Pasó desapercibido. Mauro Icardi tuvo su chance en la Selección Argentina y pudo hacer muy poco. La falta de profundidad de los dirigidos por Jorge Sampaoli hizo que el delantero no quede nunca en posición de gol y termine entrando muy poco en juego. Lo hizo todo el partido y, pese a haber sido la única referencia en el área rival, no puso nunca en apuros a los Charrúas.
El clamor popular lo venía pidiendo hacía muchísimo tiempo. Ya sin ganas de seguir viendo con la ‘9’ de la albiceleste a delanteros como Gonzalo Higuaín o Sergio Agüero, un país entero empezó a preguntarse por el rosarino, que hace ya varios años la viene rompiendo en el tan competitivo fútbol italiano, no tenía su oportunidad. Y como ningún técnico pudo entregar una explicación convincente como para responder ese interrogante, comenzó a edificarse el famoso mito de “el grupo no lo quiere porque es mediático”.
El arribo de Sampaoli al seleccionado tiró por la borda cualquier suposición extrafutbolística y ayer, en Montevideo, el punta del Inter tuvo su bautismo desde el minuto inicial en un partido de Eliminatorias Sudamericanas. Vivió su noche especial y, como no podía ser de otra manera, tuvo en la tribuna a su ‘fan’ número 1: Wanda Nara.
Su mujer y representante siguió bien de cerca a Mauro junto a uno de sus hijos y a Zaira, su hermana, que la acompañó en un momento tan deseado por la familia.
Su primer tiempo fue de la mano con la del resto de sus compañeros. Entró en la misma confusión y, prácticamente, no entró en contacto con la pelota. No hubo asociación ni con Lionel Messi ni con Paulo Dybala y, las pocas veces que entró en juego, fue para rechazar dos pelotas defensivas, a la salida de sendos tiros de esquina del elenco local.

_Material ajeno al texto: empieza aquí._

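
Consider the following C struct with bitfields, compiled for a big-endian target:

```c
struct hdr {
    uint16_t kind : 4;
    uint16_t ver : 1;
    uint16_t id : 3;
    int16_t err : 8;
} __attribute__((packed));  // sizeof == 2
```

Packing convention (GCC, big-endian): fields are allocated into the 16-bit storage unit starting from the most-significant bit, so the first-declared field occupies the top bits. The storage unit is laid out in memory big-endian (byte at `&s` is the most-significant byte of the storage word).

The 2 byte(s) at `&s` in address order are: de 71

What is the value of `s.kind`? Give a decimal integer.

13

[0]=0xde [1]=0x71 (big-endian) → word 0xde71
kind:4 @ bit 12 → (0xde71>>12)&0xf = 0xd  ←
ver:1 @ bit 11 → (0xde71>>11)&0x1 = 0x1
id:3 @ bit 8 → (0xde71>>8)&0x7 = 0x6
err:8 @ bit 0 → (0xde71>>0)&0xff = 0x71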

La poca profundidad del elenco Nacional, indudablemente, le terminó jugando una mala pasada. Porque la desesperación por no poder encajar en el andamiaje del equipo, lo hizo perderse los marcadores centrales, Diego Godín y José María Giménez, quienes no le dieron centímetros como para poder generarse su espacio dentro del área, el sector en el que más cómodo se siente.
En el complemento, más precisamente a los cuatro minutos, llegó su primer remate al arco. Recibió sobre la derecha de Messi y sacó un derechazo, con poco ángulo, que terminó siendo controlado sin problemas por Fernando Muslera.
La chance más concreta de gol que tuvo fue a 10 del cierre. Luego de un centro bajo desde el sector izquierdo de Javier Pastore, Icardi, que estaba bien ubicado, intentó girar dentro del área y cayó simulando una supuesta infracción de Godín. Pero Víctor Carrillo, el encargado de impartir justicia, no compró.